Un roman, c’est un miroir qu’on promène le long d’un chemin.

C’est dans ce sens – et par extension – que la littérature est définie comme le miroir de la société. Puisque le miroir reflète, on dirait que la littérature est un reflet de la réalité qu’il capte. Stendhal était l’un des précurseurs du réalisme français du 19è siècle dont l’objectif est de rendre compte de ce qu’il observe sans subjectivité.
Pensons à la personne (écrivain) qui promène le miroir, à la hauteur et à l’orientation qui lui est donné ! Ainsi, ce que montre le miroir est essentiellement influencé par la personnalité de l’écrivain. S’il s’inspire des faits de la réalité, l’écrivain n’est pas tenu de les reproduire comme un journaliste en ferait un documentaire ; mais, il y injecte plutôt son imagination créatrice, ses connaissances, ses aspirations ; il les choisit pour recréer un monde personnel. Cependant, le degré et la manière dont la réalité est utilisée sont liés à la tendance littéraire de l’écrivain, dont la personnalité transparait dans la production littéraire.

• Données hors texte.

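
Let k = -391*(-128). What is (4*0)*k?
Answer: 0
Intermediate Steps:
k = 50048
(4*0)*k = (4*0)*50048 = 0*50048 = 0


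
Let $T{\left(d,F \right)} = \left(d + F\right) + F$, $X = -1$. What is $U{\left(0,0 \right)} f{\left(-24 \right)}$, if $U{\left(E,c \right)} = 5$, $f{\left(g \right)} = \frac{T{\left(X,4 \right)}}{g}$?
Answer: $- \frac{35}{24} \approx -1.4583$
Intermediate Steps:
$T{\left(d,F \right)} = d + 2 F$ ($T{\left(d,F \right)} = \left(F + d\right) + F = d + 2 F$)
$f{\left(g \right)} = \frac{7}{g}$ ($f{\left(g \right)} = \frac{-1 + 2 \cdot 4}{g} = \frac{-1 + 8}{g} = \frac{7}{g}$)
$U{\left(0,0 \right)} f{\left(-24 \right)} = 5 \frac{7}{-24} = 5 \cdot 7 \left(- \frac{1}{24}\right) = 5 \left(- \frac{7}{24}\right) = - \frac{35}{24}$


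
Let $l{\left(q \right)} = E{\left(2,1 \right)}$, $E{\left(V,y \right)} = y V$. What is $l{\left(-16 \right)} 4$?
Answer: $8$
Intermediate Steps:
$E{\left(V,y \right)} = V y$
$l{\left(q \right)} = 2$ ($l{\left(q \right)} = 2 \cdot 1 = 2$)
$l{\left(-16 \right)} 4 = 2 \cdot 4 = 8$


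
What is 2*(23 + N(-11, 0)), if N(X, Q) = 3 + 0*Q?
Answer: 52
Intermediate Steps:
N(X, Q) = 3 (N(X, Q) = 3 + 0 = 3)
2*(23 + N(-11, 0)) = 2*(23 + 3) = 2*26 = 52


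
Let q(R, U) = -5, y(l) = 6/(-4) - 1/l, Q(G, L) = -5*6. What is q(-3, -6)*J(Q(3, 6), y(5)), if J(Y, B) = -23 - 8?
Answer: 155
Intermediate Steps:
Q(G, L) = -30
y(l) = -3/2 - 1/l (y(l) = 6*(-¼) - 1/l = -3/2 - 1/l)
J(Y, B) = -31
q(-3, -6)*J(Q(3, 6), y(5)) = -5*(-31) = 155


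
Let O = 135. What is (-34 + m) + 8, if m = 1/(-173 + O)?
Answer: -989/38 ≈ -26.026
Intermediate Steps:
m = -1/38 (m = 1/(-173 + 135) = 1/(-38) = -1/38 ≈ -0.026316)
(-34 + m) + 8 = (-34 - 1/38) + 8 = -1293/38 + 8 = -989/38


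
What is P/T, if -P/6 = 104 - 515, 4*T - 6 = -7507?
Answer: -9864/7501 ≈ -1.3150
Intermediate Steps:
T = -7501/4 (T = 3/2 + (1/4)*(-7507) = 3/2 - 7507/4 = -7501/4 ≈ -1875.3)
P = 2466 (P = -6*(104 - 515) = -6*(-411) = 2466)
P/T = 2466/(-7501/4) = 2466*(-4/7501) = -9864/7501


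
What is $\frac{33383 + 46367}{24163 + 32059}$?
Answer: $\frac{39875}{28111} \approx 1.4185$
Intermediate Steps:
$\frac{33383 + 46367}{24163 + 32059} = \frac{79750}{56222} = 79750 \cdot \frac{1}{56222} = \frac{39875}{28111}$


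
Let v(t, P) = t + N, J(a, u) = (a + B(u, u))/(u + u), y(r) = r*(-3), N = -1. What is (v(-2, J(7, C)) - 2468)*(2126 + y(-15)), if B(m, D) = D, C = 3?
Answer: -5364541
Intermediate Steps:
y(r) = -3*r
J(a, u) = (a + u)/(2*u) (J(a, u) = (a + u)/(u + u) = (a + u)/((2*u)) = (a + u)*(1/(2*u)) = (a + u)/(2*u))
v(t, P) = -1 + t (v(t, P) = t - 1 = -1 + t)
(v(-2, J(7, C)) - 2468)*(2126 + y(-15)) = ((-1 - 2) - 2468)*(2126 - 3*(-15)) = (-3 - 2468)*(2126 + 45) = -2471*2171 = -5364541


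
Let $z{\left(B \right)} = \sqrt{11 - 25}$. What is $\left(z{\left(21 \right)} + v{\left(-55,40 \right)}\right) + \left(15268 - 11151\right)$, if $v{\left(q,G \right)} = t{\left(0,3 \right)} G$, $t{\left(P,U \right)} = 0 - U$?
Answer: $3997 + i \sqrt{14} \approx 3997.0 + 3.7417 i$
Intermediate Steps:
$z{\left(B \right)} = i \sqrt{14}$ ($z{\left(B \right)} = \sqrt{-14} = i \sqrt{14}$)
$t{\left(P,U \right)} = - U$
$v{\left(q,G \right)} = - 3 G$ ($v{\left(q,G \right)} = \left(-1\right) 3 G = - 3 G$)
$\left(z{\left(21 \right)} + v{\left(-55,40 \right)}\right) + \left(15268 - 11151\right) = \left(i \sqrt{14} - 120\right) + \left(15268 - 11151\right) = \left(-120 + i \sqrt{14}\right) + 4117 = 3997 + i \sqrt{14}$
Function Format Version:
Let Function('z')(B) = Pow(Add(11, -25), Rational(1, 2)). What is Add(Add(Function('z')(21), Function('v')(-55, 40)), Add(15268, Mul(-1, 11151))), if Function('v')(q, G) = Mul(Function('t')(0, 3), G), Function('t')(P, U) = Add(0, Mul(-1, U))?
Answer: Add(3997, Mul(I, Pow(14, Rational(1, 2)))) ≈ Add(3997.0, Mul(3.7417, I))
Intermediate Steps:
Function('z')(B) = Mul(I, Pow(14, Rational(1, 2))) (Function('z')(B) = Pow(-14, Rational(1, 2)) = Mul(I, Pow(14, Rational(1, 2))))
Function('t')(P, U) = Mul(-1, U)
Function('v')(q, G) = Mul(-3, G) (Function('v')(q, G) = Mul(Mul(-1, 3), G) = Mul(-3, G))
Add(Add(Function('z')(21), Function('v')(-55, 40)), Add(15268, Mul(-1, 11151))) = Add(Add(Mul(I, Pow(14, Rational(1, 2))), Mul(-3, 40)), Add(15268, Mul(-1, 11151))) = Add(Add(Mul(I, Pow(14, Rational(1, 2))), -120), Add(15268, -11151)) = Add(Add(-120, Mul(I, Pow(14, Rational(1, 2)))), 4117) = Add(3997, Mul(I, Pow(14, Rational(1, 2))))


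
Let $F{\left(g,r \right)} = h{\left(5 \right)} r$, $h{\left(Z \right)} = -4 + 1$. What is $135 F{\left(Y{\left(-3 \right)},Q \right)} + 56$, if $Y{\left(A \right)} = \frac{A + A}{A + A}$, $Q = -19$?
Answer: $7751$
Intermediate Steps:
$Y{\left(A \right)} = 1$ ($Y{\left(A \right)} = \frac{2 A}{2 A} = 2 A \frac{1}{2 A} = 1$)
$h{\left(Z \right)} = -3$
$F{\left(g,r \right)} = - 3 r$
$135 F{\left(Y{\left(-3 \right)},Q \right)} + 56 = 135 \left(\left(-3\right) \left(-19\right)\right) + 56 = 135 \cdot 57 + 56 = 7695 + 56 = 7751$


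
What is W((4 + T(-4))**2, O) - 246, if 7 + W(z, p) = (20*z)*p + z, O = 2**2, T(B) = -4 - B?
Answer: 1043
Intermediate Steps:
O = 4
W(z, p) = -7 + z + 20*p*z (W(z, p) = -7 + ((20*z)*p + z) = -7 + (20*p*z + z) = -7 + (z + 20*p*z) = -7 + z + 20*p*z)
W((4 + T(-4))**2, O) - 246 = (-7 + (4 + (-4 - 1*(-4)))**2 + 20*4*(4 + (-4 - 1*(-4)))**2) - 246 = (-7 + (4 + (-4 + 4))**2 + 20*4*(4 + (-4 + 4))**2) - 246 = (-7 + (4 + 0)**2 + 20*4*(4 + 0)**2) - 246 = (-7 + 4**2 + 20*4*4**2) - 246 = (-7 + 16 + 20*4*16) - 246 = (-7 + 16 + 1280) - 246 = 1289 - 246 = 1043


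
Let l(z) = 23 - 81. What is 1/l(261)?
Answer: -1/58 ≈ -0.017241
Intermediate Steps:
l(z) = -58
1/l(261) = 1/(-58) = -1/58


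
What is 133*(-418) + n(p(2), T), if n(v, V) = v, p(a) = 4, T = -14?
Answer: -55590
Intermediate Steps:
133*(-418) + n(p(2), T) = 133*(-418) + 4 = -55594 + 4 = -55590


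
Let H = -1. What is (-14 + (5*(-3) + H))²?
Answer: 900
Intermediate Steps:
(-14 + (5*(-3) + H))² = (-14 + (5*(-3) - 1))² = (-14 + (-15 - 1))² = (-14 - 16)² = (-30)² = 900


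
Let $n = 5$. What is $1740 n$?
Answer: $8700$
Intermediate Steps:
$1740 n = 1740 \cdot 5 = 8700$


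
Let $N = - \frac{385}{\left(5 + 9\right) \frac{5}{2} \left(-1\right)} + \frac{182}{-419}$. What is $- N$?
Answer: $- \frac{4427}{419} \approx -10.566$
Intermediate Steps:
$N = \frac{4427}{419}$ ($N = - \frac{385}{14 \cdot 5 \cdot \frac{1}{2} \left(-1\right)} + 182 \left(- \frac{1}{419}\right) = - \frac{385}{14 \cdot \frac{5}{2} \left(-1\right)} - \frac{182}{419} = - \frac{385}{14 \left(- \frac{5}{2}\right)} - \frac{182}{419} = - \frac{385}{-35} - \frac{182}{419} = \left(-385\right) \left(- \frac{1}{35}\right) - \frac{182}{419} = 11 - \frac{182}{419} = \frac{4427}{419} \approx 10.566$)
$- N = \left(-1\right) \frac{4427}{419} = - \frac{4427}{419}$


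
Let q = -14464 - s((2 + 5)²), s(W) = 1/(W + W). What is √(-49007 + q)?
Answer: I*√12440318/14 ≈ 251.93*I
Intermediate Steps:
s(W) = 1/(2*W)
q = -1417473/98 (q = -14464 - 1/(2*((2 + 5)²)) = -14464 - 1/(2*(7²)) = -14464 - 1/(2*49) = -14464 - 1*1/98 = -14464 - 1/98 = -1417473/98 ≈ -14464.)
√(-49007 + q) = √(-49007 - 1417473/98) = √(-6220159/98) = I*√12440318/14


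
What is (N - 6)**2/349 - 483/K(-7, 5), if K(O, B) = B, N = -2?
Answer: -168247/1745 ≈ -96.417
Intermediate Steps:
(N - 6)**2/349 - 483/K(-7, 5) = (-2 - 6)**2/349 - 483/5 = (-8)**2*(1/349) - 483*1/5 = 64*(1/349) - 483/5 = 64/349 - 483/5 = -168247/1745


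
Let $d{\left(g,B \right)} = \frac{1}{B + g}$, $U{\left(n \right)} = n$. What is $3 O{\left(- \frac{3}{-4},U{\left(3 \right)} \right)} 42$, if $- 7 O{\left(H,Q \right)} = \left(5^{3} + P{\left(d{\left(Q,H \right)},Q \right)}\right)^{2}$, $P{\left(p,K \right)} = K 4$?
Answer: $-337842$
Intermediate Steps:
$P{\left(p,K \right)} = 4 K$
$O{\left(H,Q \right)} = - \frac{\left(125 + 4 Q\right)^{2}}{7}$ ($O{\left(H,Q \right)} = - \frac{\left(5^{3} + 4 Q\right)^{2}}{7} = - \frac{\left(125 + 4 Q\right)^{2}}{7}$)
$3 O{\left(- \frac{3}{-4},U{\left(3 \right)} \right)} 42 = 3 \left(- \frac{\left(125 + 4 \cdot 3\right)^{2}}{7}\right) 42 = 3 \left(- \frac{\left(125 + 12\right)^{2}}{7}\right) 42 = 3 \left(- \frac{137^{2}}{7}\right) 42 = 3 \left(\left(- \frac{1}{7}\right) 18769\right) 42 = 3 \left(- \frac{18769}{7}\right) 42 = \left(- \frac{56307}{7}\right) 42 = -337842$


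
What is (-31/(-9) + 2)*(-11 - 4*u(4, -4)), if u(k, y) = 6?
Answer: -1715/9 ≈ -190.56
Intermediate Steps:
(-31/(-9) + 2)*(-11 - 4*u(4, -4)) = (-31/(-9) + 2)*(-11 - 4*6) = (-31*(-1/9) + 2)*(-11 - 24) = (31/9 + 2)*(-35) = (49/9)*(-35) = -1715/9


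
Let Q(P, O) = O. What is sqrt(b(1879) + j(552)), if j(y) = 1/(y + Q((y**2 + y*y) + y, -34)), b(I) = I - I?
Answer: sqrt(518)/518 ≈ 0.043938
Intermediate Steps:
b(I) = 0
j(y) = 1/(-34 + y) (j(y) = 1/(y - 34) = 1/(-34 + y))
sqrt(b(1879) + j(552)) = sqrt(0 + 1/(-34 + 552)) = sqrt(0 + 1/518) = sqrt(1/518) = sqrt(518)/518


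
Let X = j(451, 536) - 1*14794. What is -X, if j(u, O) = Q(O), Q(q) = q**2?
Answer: -272502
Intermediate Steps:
j(u, O) = O**2
X = 272502 (X = 536**2 - 1*14794 = 287296 - 14794 = 272502)
-X = -1*272502 = -272502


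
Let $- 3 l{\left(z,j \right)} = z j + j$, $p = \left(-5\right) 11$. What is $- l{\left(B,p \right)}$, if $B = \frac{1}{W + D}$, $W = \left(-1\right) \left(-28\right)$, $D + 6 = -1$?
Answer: $- \frac{1210}{63} \approx -19.206$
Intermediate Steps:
$D = -7$ ($D = -6 - 1 = -7$)
$W = 28$
$p = -55$
$B = \frac{1}{21}$ ($B = \frac{1}{28 - 7} = \frac{1}{21} \approx 0.047619$)
$l{\left(z,j \right)} = - \frac{j}{3} - \frac{j z}{3}$ ($l{\left(z,j \right)} = - \frac{z j + j}{3} = - \frac{j z + j}{3} = - \frac{j + j z}{3} = - \frac{j}{3} - \frac{j z}{3}$)
$- l{\left(B,p \right)} = - \frac{\left(-1\right) \left(-55\right) \left(1 + \frac{1}{21}\right)}{3} = - \frac{\left(-1\right) \left(-55\right) 22}{3 \cdot 21} = \left(-1\right) \frac{1210}{63} = - \frac{1210}{63}$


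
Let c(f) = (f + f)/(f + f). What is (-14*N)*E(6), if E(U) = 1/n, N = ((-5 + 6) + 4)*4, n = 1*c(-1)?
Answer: -280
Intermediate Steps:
c(f) = 1 (c(f) = (2*f)/((2*f)) = (2*f)*(1/(2*f)) = 1)
n = 1 (n = 1*1 = 1)
N = 20 (N = (1 + 4)*4 = 5*4 = 20)
E(U) = 1 (E(U) = 1/1 = 1)
(-14*N)*E(6) = -14*20*1 = -280*1 = -280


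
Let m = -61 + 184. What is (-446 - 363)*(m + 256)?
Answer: -306611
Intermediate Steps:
m = 123
(-446 - 363)*(m + 256) = (-446 - 363)*(123 + 256) = -809*379 = -306611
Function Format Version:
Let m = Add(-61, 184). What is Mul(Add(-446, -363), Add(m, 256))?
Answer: -306611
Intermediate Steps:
m = 123
Mul(Add(-446, -363), Add(m, 256)) = Mul(Add(-446, -363), Add(123, 256)) = Mul(-809, 379) = -306611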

La plupart des écrivains espèrent corriger la nature humaine en exposant ses vices avec réalisme, exagération ou ironie. Ils créent ainsi un miroir de la société qui permet de mieux la comprendre. Le roman réaliste du 19ème siècle entend donc exposer les abus de la société à travers la peinture fidèle et détaillée de la réalité, de la société de leur temps. On retrouve alors les hommes ordinaires tels que les prostituées et les ouvriers dans Le père Goriot de Balzac.
On note également les écrivains engagés du 19ème siècle, à l’image du naturaliste Emile Zola, qui pensent que l’écrivain doit participer directement aux problèmes de son époque, affectée par un contexte politique très instable.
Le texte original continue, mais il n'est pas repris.